American Harvest pellet stoves were designed to provide the benefits of a wood-burning stove without some of the practical hassle associated with feeding a wood fire. However, all fires are fickle in the sense that they need the right environmental conditions to flourish. Your American Harvest pellet stove must be properly installed and maintained in order for its fires to burn effectively and efficiently. Here's how to troubleshoot some common problems that affect burn quality.
Problems Related to Fuel Quality
Do you know what type of fuel is meant to burn in your pellet stove? You can find pellet stoves from a U.S. stove company that are multifuel heaters and can burn pellets made of wood, biomass or grains, including corn, soy and cherry pits. Others can only burn wood pellets. When in doubt, burn high-quality wood pellets and see if the quality and efficiency of the flame increases.
If you know you have a multifuel heater like an American Harvest corn stove, check for the water content in the corn you're burning. Dried corn with a water content of 11 to 12 percent burns best, and a water content above 14 percent will result in steam coming off the corn or trouble igniting the corn. Other fuel types, including wood pellets, may have ash content that's too high for an efficient burn. Ideally, you want an ash content of less than 1 percent.
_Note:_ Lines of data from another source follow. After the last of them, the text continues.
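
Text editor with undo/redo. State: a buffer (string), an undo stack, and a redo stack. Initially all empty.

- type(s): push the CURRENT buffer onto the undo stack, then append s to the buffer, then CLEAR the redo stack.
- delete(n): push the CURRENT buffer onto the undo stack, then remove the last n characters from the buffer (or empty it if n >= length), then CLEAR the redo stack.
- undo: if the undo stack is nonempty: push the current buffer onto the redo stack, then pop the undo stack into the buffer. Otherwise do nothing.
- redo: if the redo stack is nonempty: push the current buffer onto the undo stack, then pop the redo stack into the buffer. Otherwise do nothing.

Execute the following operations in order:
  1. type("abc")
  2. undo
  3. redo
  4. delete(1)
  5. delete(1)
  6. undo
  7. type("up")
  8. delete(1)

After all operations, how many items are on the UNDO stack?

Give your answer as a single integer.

After op 1 (type): buf='abc' undo_depth=1 redo_depth=0
After op 2 (undo): buf='(empty)' undo_depth=0 redo_depth=1
After op 3 (redo): buf='abc' undo_depth=1 redo_depth=0
After op 4 (delete): buf='ab' undo_depth=2 redo_depth=0
After op 5 (delete): buf='a' undo_depth=3 redo_depth=0
After op 6 (undo): buf='ab' undo_depth=2 redo_depth=1
After op 7 (type): buf='abup' undo_depth=3 redo_depth=0
After op 8 (delete): buf='abu' undo_depth=4 redo_depth=0

Answer: 4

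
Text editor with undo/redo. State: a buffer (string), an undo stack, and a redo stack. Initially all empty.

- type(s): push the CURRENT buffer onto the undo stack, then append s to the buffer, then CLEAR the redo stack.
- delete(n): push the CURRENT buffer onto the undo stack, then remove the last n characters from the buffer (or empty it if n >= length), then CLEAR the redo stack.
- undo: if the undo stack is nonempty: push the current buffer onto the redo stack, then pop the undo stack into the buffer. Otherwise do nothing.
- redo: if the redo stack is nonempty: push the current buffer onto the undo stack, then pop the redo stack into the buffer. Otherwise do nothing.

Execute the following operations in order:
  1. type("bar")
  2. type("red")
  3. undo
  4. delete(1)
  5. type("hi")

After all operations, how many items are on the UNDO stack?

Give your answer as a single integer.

After op 1 (type): buf='bar' undo_depth=1 redo_depth=0
After op 2 (type): buf='barred' undo_depth=2 redo_depth=0
After op 3 (undo): buf='bar' undo_depth=1 redo_depth=1
After op 4 (delete): buf='ba' undo_depth=2 redo_depth=0
After op 5 (type): buf='bahi' undo_depth=3 redo_depth=0

Answer: 3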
Also, be sure to program your American Harvest pellet stove to display Pr when burning wood pellets, and Cr when burning corn, soy or cherry pits. To burn these alternative fuel sources, use wood pellets as initial fuel due to its lower flash point.
Problems With Air Flow
Pellet stoves need negative pressure in order to successfully draw oxygen into the stove and fuel the flame. Without sufficient oxygen, the fire will burn out. If you're struggling to keep the fire lit, make sure all the screws on the stove are tight, that all vents are properly sealed with high-heat silicone and that the door to the heater is closed all the way. Then experiment with adjusting the air damper to a more open or closed position, since too much and too little combustion air can cause a lazy flame.
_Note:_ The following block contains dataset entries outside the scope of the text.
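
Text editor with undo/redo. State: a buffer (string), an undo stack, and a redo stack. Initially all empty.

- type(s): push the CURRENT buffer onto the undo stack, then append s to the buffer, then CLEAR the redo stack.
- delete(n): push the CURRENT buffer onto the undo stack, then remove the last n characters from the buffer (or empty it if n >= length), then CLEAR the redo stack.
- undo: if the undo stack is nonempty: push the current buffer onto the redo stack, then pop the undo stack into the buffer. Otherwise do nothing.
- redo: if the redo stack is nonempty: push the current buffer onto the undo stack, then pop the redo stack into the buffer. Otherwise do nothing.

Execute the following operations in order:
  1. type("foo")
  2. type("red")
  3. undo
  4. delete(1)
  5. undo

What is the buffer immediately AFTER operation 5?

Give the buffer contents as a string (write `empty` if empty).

Answer: foo

Derivation:
After op 1 (type): buf='foo' undo_depth=1 redo_depth=0
After op 2 (type): buf='foored' undo_depth=2 redo_depth=0
After op 3 (undo): buf='foo' undo_depth=1 redo_depth=1
After op 4 (delete): buf='fo' undo_depth=2 redo_depth=0
After op 5 (undo): buf='foo' undo_depth=1 redo_depth=1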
If the viewing glass turns black while the fire is lit, open the air damper to allow more oxygen to flow into the burn pot. You'll also need to open the damper if you see "black popcorn" in the burn chamber.
American Harvest Pellet Stove Errors
According to the American Harvest Operator's Manual, an error code can display important information to help you use your pellet stove safely and efficiently. On American Harvest pellet stoves, an Err1 code means that the stove has reached its maximum temperature safety limit due to poor ventilation or fan blockage or failure. Code Err2 means that the minimum temperature limit has been reached, which could happen if the hopper runs out of fuel, the auger jams or the fire goes out.
Err3 means that the Room Fan On switch failed to go on, which it should do around 110 degrees Fahrenheit. Therefore, this error code is also associated with an empty hopper or an auger failure. Err4 signals that a power failure occurred while the stove was hot, and that the stove was cold when the power returned. Error codes Err5 and Err6 indicate a problem with the auger fuse or motor.
Err7 alerts to a blown fuse in the draft fan, whereas Err8 refers to a blown fuse in the room fan. Err9 indicates a problem with the AC supply, and the final error code, Err10, signals a blown fuse in the igniter.